More Easy Chicken Recipes
If you like chicken, you’ll love these delicious chicken recipes!
- Almond chicken – chicken with an almond crust that’s crispy, flavorful, and absolutely delicious. A favorite with both kids and adults!
- Teriyaki chicken stir fry – chicken marinated in a teriyaki marinade then stir fried with veggies, noodles, and a homemade teriyaki sauce!
- Coconut chicken tenders – a family favorite! Coconut crusted chicken paired with a homemade pina colada dipping sauce!
- Balsamic grilled chicken – chicken marinated with balsamic vinegar then baked to absolute perfection!
- Chicken noodle soup with egg noodles – this is not your typical chicken noodle soup, it’s so much better!
Sticky Chicken Wings
For the chicken wings
- 1 1/2 lbs chicken wings (about 12 pieces)
- 1/4 cup all purpose flour
- 1 TBS baking powder
- 1/2 tsp garlic powder
- 1/2 tsp salt
For the sauce
- 1/4 cup soy sauce
- 2 tsp sesame oil
- 1 tsp lime juice
- 1 tsp grated garlic
- 1 tsp grated ginger
- 1 tsp cornstarch
To make wings
- Start by preheating your oven to 425°F and line a baking rack with parchment paper. Then place an oven safe wire rack on top of the parchment paper.
- Pat the chicken wings dry with a paper towel.
- In a large bowl, combine chicken wings, flour, baking powder, garlic, and salt. Toss wings in and combine.

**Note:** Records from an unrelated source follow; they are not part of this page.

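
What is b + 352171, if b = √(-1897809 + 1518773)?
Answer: 352171 + 2*I*√94759 ≈ 3.5217e+5 + 615.66*I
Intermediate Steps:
b = 2*I*√94759 (b = √(-379036) = 2*I*√94759 ≈ 615.66*I)
b + 352171 = 2*I*√94759 + 352171 = 352171 + 2*I*√94759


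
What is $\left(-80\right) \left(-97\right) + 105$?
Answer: $7865$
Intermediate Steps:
$\left(-80\right) \left(-97\right) + 105 = 7760 + 105 = 7865$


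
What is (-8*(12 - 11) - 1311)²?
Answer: 1739761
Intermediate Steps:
(-8*(12 - 11) - 1311)² = (-8*1 - 1311)² = (-8 - 1311)² = (-1319)² = 1739761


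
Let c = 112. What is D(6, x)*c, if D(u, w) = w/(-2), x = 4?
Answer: -224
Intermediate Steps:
D(u, w) = -w/2 (D(u, w) = w*(-1/2) = -w/2)
D(6, x)*c = -1/2*4*112 = -2*112 = -224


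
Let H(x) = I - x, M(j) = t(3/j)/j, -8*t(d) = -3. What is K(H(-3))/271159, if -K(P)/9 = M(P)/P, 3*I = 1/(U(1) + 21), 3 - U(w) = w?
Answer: -128547/93851383808 ≈ -1.3697e-6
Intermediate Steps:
t(d) = 3/8 (t(d) = -1/8*(-3) = 3/8)
M(j) = 3/(8*j)
U(w) = 3 - w
I = 1/69 (I = 1/(3*((3 - 1*1) + 21)) = 1/(3*((3 - 1) + 21)) = 1/(3*(2 + 21)) = (1/3)/23 = (1/3)*(1/23) = 1/69 ≈ 0.014493)
H(x) = 1/69 - x
K(P) = -27/(8*P**2) (K(P) = -9*3/(8*P)/P = -27/(8*P**2))
K(H(-3))/271159 = -27/(8*(1/69 - 1*(-3))**2)/271159 = -27/(8*(1/69 + 3)**2)*(1/271159) = -27/(8*(208/69)**2)*(1/271159) = -27/8*4761/43264*(1/271159) = -128547/346112*1/271159 = -128547/93851383808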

- Spread the chicken wings out on the prepared baking rack. Bake them in the preheated oven for 25 minutes then flip the wings, ideally while still in the oven so you don’t lose the heat. After flipping, bake for another 20-25 minutes or until the outside of the wings is crispy.
To make the sauce
- When you have about 5-10 minutes before the wings are done, make your sauce. Combine the soy sauce, sesame oil, lime juice, grated garlic, grated ginger, and cornstarch in a small saucepan over medium-high heat. If using siracha, honey, or brown sugar (see notes), add it here as well.
- Heat, whisking occasionally, until the mixture has thickened and has the consistency of warm caramel sauce— about 5 minutes.
- Transfer the sauce to a large bowl. Add the hot wings and toss to combine.
- Garnish with sesame seeds and parsley, if desired.